The pieces that emerged from the prompt were highly varied — some gleeful, some emotionally complicated, some not so cheerful. We got rid of the story arc, the upward diagonal plotting that begins with a character’s need or desire and increases in intensity until a climax takes place. The road trip stories possessed the archetype of the journey, the longitudinal motion in which obstacles are encountered and strange occurrences show up suddenly.

Last year around this time, my niece and I took a road trip and saw a rain-sheathed tornado close up, an abandoned Dodge City, a frothing river with sage erupting from boulders, a hidden mountain town called Salida, which seemed like what Taos must have been before tourists discovered it, and the real tourist Mecca, the Grand Canyon, which was so dense with people you had to shove yourself between shoulders to look down at the mammoth vermilion cliffs. What we thought would be the highlight was not, and what we imagined would simply be the “getting there” turned out to be the heart of the journey.
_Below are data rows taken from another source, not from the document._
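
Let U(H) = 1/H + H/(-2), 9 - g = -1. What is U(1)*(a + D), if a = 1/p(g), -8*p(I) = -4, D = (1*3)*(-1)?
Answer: -½ ≈ -0.50000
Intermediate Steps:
g = 10 (g = 9 - 1*(-1) = 9 + 1 = 10)
D = -3 (D = 3*(-1) = -3)
U(H) = 1/H - H/2 (U(H) = 1/H + H*(-½) = 1/H - H/2)
p(I) = ½ (p(I) = -⅛*(-4) = ½)
a = 2 (a = 1/(½) = 2)
U(1)*(a + D) = (1/1 - ½*1)*(2 - 3) = (1 - ½)*(-1) = (½)*(-1) = -½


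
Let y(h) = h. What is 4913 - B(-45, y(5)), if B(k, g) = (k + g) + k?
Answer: 4998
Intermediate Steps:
B(k, g) = g + 2*k (B(k, g) = (g + k) + k = g + 2*k)
4913 - B(-45, y(5)) = 4913 - (5 + 2*(-45)) = 4913 - (5 - 90) = 4913 - 1*(-85) = 4913 + 85 = 4998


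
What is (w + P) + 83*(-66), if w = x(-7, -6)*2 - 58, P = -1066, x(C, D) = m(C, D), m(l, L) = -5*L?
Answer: -6542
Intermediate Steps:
x(C, D) = -5*D
w = 2 (w = -5*(-6)*2 - 58 = 30*2 - 58 = 60 - 58 = 2)
(w + P) + 83*(-66) = (2 - 1066) + 83*(-66) = -1064 - 5478 = -6542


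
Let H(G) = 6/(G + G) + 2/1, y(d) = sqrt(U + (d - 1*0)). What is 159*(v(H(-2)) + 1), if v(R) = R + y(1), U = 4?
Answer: 477/2 + 159*sqrt(5) ≈ 594.04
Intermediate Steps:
y(d) = sqrt(4 + d) (y(d) = sqrt(4 + (d - 1*0)) = sqrt(4 + (d + 0)) = sqrt(4 + d))
H(G) = 2 + 3/G (H(G) = 6/((2*G)) + 2*1 = 6*(1/(2*G)) + 2 = 3/G + 2 = 2 + 3/G)
v(R) = R + sqrt(5) (v(R) = R + sqrt(4 + 1) = R + sqrt(5))
159*(v(H(-2)) + 1) = 159*(((2 + 3/(-2)) + sqrt(5)) + 1) = 159*(((2 + 3*(-1/2)) + sqrt(5)) + 1) = 159*(((2 - 3/2) + sqrt(5)) + 1) = 159*((1/2 + sqrt(5)) + 1) = 159*(3/2 + sqrt(5)) = 477/2 + 159*sqrt(5)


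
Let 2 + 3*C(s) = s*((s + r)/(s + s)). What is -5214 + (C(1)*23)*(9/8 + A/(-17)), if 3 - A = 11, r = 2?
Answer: -4259615/816 ≈ -5220.1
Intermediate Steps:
A = -8 (A = 3 - 1*11 = 3 - 11 = -8)
C(s) = -⅓ + s/6 (C(s) = -⅔ + (s*((s + 2)/(s + s)))/3 = -⅔ + (s*((2 + s)/((2*s))))/3 = -⅔ + (s*((2 + s)*(1/(2*s))))/3 = -⅔ + (s*((2 + s)/(2*s)))/3 = -⅔ + (1 + s/2)/3 = -⅔ + (⅓ + s/6) = -⅓ + s/6)
-5214 + (C(1)*23)*(9/8 + A/(-17)) = -5214 + ((-⅓ + (⅙)*1)*23)*(9/8 - 8/(-17)) = -5214 + ((-⅓ + ⅙)*23)*(9*(⅛) - 8*(-1/17)) = -5214 + (-⅙*23)*(9/8 + 8/17) = -5214 - 23/6*217/136 = -5214 - 4991/816 = -4259615/816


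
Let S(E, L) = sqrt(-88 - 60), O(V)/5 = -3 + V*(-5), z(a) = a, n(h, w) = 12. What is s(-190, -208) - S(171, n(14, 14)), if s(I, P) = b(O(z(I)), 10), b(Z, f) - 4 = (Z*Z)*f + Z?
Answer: 224206989 - 2*I*sqrt(37) ≈ 2.2421e+8 - 12.166*I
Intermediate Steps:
O(V) = -15 - 25*V (O(V) = 5*(-3 + V*(-5)) = 5*(-3 - 5*V) = -15 - 25*V)
S(E, L) = 2*I*sqrt(37) (S(E, L) = sqrt(-148) = 2*I*sqrt(37))
b(Z, f) = 4 + Z + f*Z**2 (b(Z, f) = 4 + ((Z*Z)*f + Z) = 4 + (Z**2*f + Z) = 4 + (f*Z**2 + Z) = 4 + (Z + f*Z**2) = 4 + Z + f*Z**2)
s(I, P) = -11 - 25*I + 10*(-15 - 25*I)**2 (s(I, P) = 4 + (-15 - 25*I) + 10*(-15 - 25*I)**2 = -11 - 25*I + 10*(-15 - 25*I)**2)
s(-190, -208) - S(171, n(14, 14)) = (2239 + 6250*(-190)**2 + 7475*(-190)) - 2*I*sqrt(37) = (2239 + 6250*36100 - 1420250) - 2*I*sqrt(37) = (2239 + 225625000 - 1420250) - 2*I*sqrt(37) = 224206989 - 2*I*sqrt(37)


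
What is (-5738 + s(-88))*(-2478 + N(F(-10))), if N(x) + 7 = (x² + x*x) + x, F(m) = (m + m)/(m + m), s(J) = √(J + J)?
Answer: 14241716 - 9928*I*√11 ≈ 1.4242e+7 - 32927.0*I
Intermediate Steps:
s(J) = √2*√J (s(J) = √(2*J) = √2*√J)
F(m) = 1 (F(m) = (2*m)/((2*m)) = (2*m)*(1/(2*m)) = 1)
N(x) = -7 + x + 2*x² (N(x) = -7 + ((x² + x*x) + x) = -7 + ((x² + x²) + x) = -7 + (2*x² + x) = -7 + (x + 2*x²) = -7 + x + 2*x²)
(-5738 + s(-88))*(-2478 + N(F(-10))) = (-5738 + √2*√(-88))*(-2478 + (-7 + 1 + 2*1²)) = (-5738 + √2*(2*I*√22))*(-2478 + (-7 + 1 + 2*1)) = (-5738 + 4*I*√11)*(-2478 + (-7 + 1 + 2)) = (-5738 + 4*I*√11)*(-2478 - 4) = (-5738 + 4*I*√11)*(-2482) = 14241716 - 9928*I*√11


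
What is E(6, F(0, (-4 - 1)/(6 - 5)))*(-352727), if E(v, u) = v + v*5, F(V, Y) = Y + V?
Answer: -12698172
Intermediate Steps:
F(V, Y) = V + Y
E(v, u) = 6*v (E(v, u) = v + 5*v = 6*v)
E(6, F(0, (-4 - 1)/(6 - 5)))*(-352727) = (6*6)*(-352727) = 36*(-352727) = -12698172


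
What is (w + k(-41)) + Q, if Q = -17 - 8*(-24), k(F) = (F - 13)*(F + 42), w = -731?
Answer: -610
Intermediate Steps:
k(F) = (-13 + F)*(42 + F)
Q = 175 (Q = -17 + 192 = 175)
(w + k(-41)) + Q = (-731 + (-546 + (-41)² + 29*(-41))) + 175 = (-731 + (-546 + 1681 - 1189)) + 175 = (-731 - 54) + 175 = -785 + 175 = -610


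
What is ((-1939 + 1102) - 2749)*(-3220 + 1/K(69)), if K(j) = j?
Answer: 796733894/69 ≈ 1.1547e+7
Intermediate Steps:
((-1939 + 1102) - 2749)*(-3220 + 1/K(69)) = ((-1939 + 1102) - 2749)*(-3220 + 1/69) = (-837 - 2749)*(-3220 + 1/69) = -3586*(-222179/69) = 796733894/69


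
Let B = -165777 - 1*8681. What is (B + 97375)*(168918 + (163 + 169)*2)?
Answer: -13071889306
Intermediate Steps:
B = -174458 (B = -165777 - 8681 = -174458)
(B + 97375)*(168918 + (163 + 169)*2) = (-174458 + 97375)*(168918 + (163 + 169)*2) = -77083*(168918 + 332*2) = -77083*(168918 + 664) = -77083*169582 = -13071889306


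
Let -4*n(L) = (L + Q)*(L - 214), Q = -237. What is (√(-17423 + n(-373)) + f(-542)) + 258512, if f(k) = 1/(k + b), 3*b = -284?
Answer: 493757917/1910 + I*√427762/2 ≈ 2.5851e+5 + 327.02*I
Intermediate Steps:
b = -284/3 (b = (⅓)*(-284) = -284/3 ≈ -94.667)
n(L) = -(-237 + L)*(-214 + L)/4 (n(L) = -(L - 237)*(L - 214)/4 = -(-237 + L)*(-214 + L)/4)
f(k) = 1/(-284/3 + k) (f(k) = 1/(k - 284/3) = 1/(-284/3 + k))
(√(-17423 + n(-373)) + f(-542)) + 258512 = (√(-17423 + (-25359/2 - ¼*(-373)² + (451/4)*(-373))) + 3/(-284 + 3*(-542))) + 258512 = (√(-17423 + (-25359/2 - ¼*139129 - 168223/4)) + 3/(-284 - 1626)) + 258512 = (√(-17423 + (-25359/2 - 139129/4 - 168223/4)) + 3/(-1910)) + 258512 = (√(-17423 - 179035/2) + 3*(-1/1910)) + 258512 = (√(-213881/2) - 3/1910) + 258512 = (I*√427762/2 - 3/1910) + 258512 = (-3/1910 + I*√427762/2) + 258512 = 493757917/1910 + I*√427762/2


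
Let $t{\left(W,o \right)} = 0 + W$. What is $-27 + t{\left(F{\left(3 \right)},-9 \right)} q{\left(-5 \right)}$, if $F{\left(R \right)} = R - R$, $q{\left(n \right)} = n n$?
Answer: $-27$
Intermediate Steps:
$q{\left(n \right)} = n^{2}$
$F{\left(R \right)} = 0$
$t{\left(W,o \right)} = W$
$-27 + t{\left(F{\left(3 \right)},-9 \right)} q{\left(-5 \right)} = -27 + 0 \left(-5\right)^{2} = -27 + 0 \cdot 25 = -27 + 0 = -27$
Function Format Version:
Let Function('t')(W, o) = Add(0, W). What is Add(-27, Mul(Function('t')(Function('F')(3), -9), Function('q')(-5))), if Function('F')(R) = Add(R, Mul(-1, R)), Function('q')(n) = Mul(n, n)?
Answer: -27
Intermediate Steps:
Function('q')(n) = Pow(n, 2)
Function('F')(R) = 0
Function('t')(W, o) = W
Add(-27, Mul(Function('t')(Function('F')(3), -9), Function('q')(-5))) = Add(-27, Mul(0, Pow(-5, 2))) = Add(-27, Mul(0, 25)) = Add(-27, 0) = -27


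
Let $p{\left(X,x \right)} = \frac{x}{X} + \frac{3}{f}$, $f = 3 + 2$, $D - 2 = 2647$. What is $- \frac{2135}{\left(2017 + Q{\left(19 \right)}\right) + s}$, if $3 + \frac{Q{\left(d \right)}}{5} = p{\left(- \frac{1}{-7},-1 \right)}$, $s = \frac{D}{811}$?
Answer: $- \frac{247355}{228617} \approx -1.082$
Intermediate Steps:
$D = 2649$ ($D = 2 + 2647 = 2649$)
$f = 5$
$s = \frac{2649}{811} \approx 3.2663$
$p{\left(X,x \right)} = \frac{3}{5} + \frac{x}{X}$ ($p{\left(X,x \right)} = \frac{x}{X} + \frac{3}{5} = \frac{3}{5} + \frac{x}{X}$)
$Q{\left(d \right)} = -47$ ($Q{\left(d \right)} = -15 + 5 \left(\frac{3}{5} - \frac{1}{\left(-1\right) \frac{1}{-7}}\right) = -15 + 5 \left(\frac{3}{5} - \frac{1}{\left(-1\right) \left(- \frac{1}{7}\right)}\right) = -15 + 5 \left(\frac{3}{5} - \frac{1}{\frac{1}{7}}\right) = -15 + 5 \left(\frac{3}{5} - 7\right) = -15 + 5 \left(- \frac{32}{5}\right) = -15 - 32 = -47$)
$- \frac{2135}{\left(2017 + Q{\left(19 \right)}\right) + s} = - \frac{2135}{\left(2017 - 47\right) + \frac{2649}{811}} = - \frac{2135}{1970 + \frac{2649}{811}} = - \frac{2135}{\frac{1600319}{811}} = \left(-2135\right) \frac{811}{1600319} = - \frac{247355}{228617}$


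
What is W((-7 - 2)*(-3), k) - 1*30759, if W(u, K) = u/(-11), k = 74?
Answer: -338376/11 ≈ -30761.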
This piece about getting there — and arriving — by Tanya Knudsen, came from this past week’s prompt.

By Tanya Knudsen

The blue lights flipped on and her sister yelled “Oh my God, Julene,” in her New York drawl. This had been quite a trip with just a few miles left to return to home and finally to bed. The adventure was on again with the introduction of this tall, Southern hunk of a law man approaching the car.
“What were you thinking pulling over before he even turned on the lights?!”
“We all knew he was coming after me.”
Julene was the sweet one, the true Southern lady of this rowdy bunch of girlfriends. That’s why she was behind the wheel. Katie offered to show some skin to help get out of the ticket, and that’s all they needed to be off and running with their comfortable comedy they had perfected between them. They all knew the laughter, raunchy remarks and quick wit were there to serve as a balm for what this trip was really about. So, the entertainment began of watching Julene use her Southern charms on their new roadside companion.
The officer didn’t seem as enchanted with the stack of expired insurance cards that poured from the glove box as the passengers were. Julene was polite, but they all knew of the ace she might play. And then it came. “Sir, we have been traveling 10 hours today to be with our friend who is dying of cancer.” Roxy sat in the back seat, and the sting of the words pierced her chest. Could this man possibly imagine the events that had occurred that day? The car had served as a small chapel for this band of sisters. They were losing one of their own.
Melanie had come out to greet them earlier in the day with such effort to be just herself. She wasn’t herself. What was the gap that rested between them, impossible to fully cross? The gap was visible through the hollow look in Melanie’s eyes. She invited the rowdy bunch to sit on her patio. Gifts and compliments were exchanged at a hearty pace. While she sat, still holding the travel watercolor case they gave her to take to chemo, she declared “You know, you guys, I’m not going to die.”
So the gap became a little wider and the loss of words a little greater. The friends would be nothing but supportive and chimed in like a lovely chorus of how they knew she would beat this thing. Their minds silently raced, knowing what stage 4 metastatic cancer meant. Melanie was their leader and had introduced each to the other. She was the one who had taught each of them about the adventure of life! To see life itself leak slowly out of her was not their greatest pain. Where was their leader at the moment they needed her to show them the way? She was lost herself, and the roles were being reversed. Their fearless leader was looking back at them with fear-filled eyes, looking for someone to assure her they knew the way.

*No part of Tanya Knudsen’s piece may be used without written permission from the author.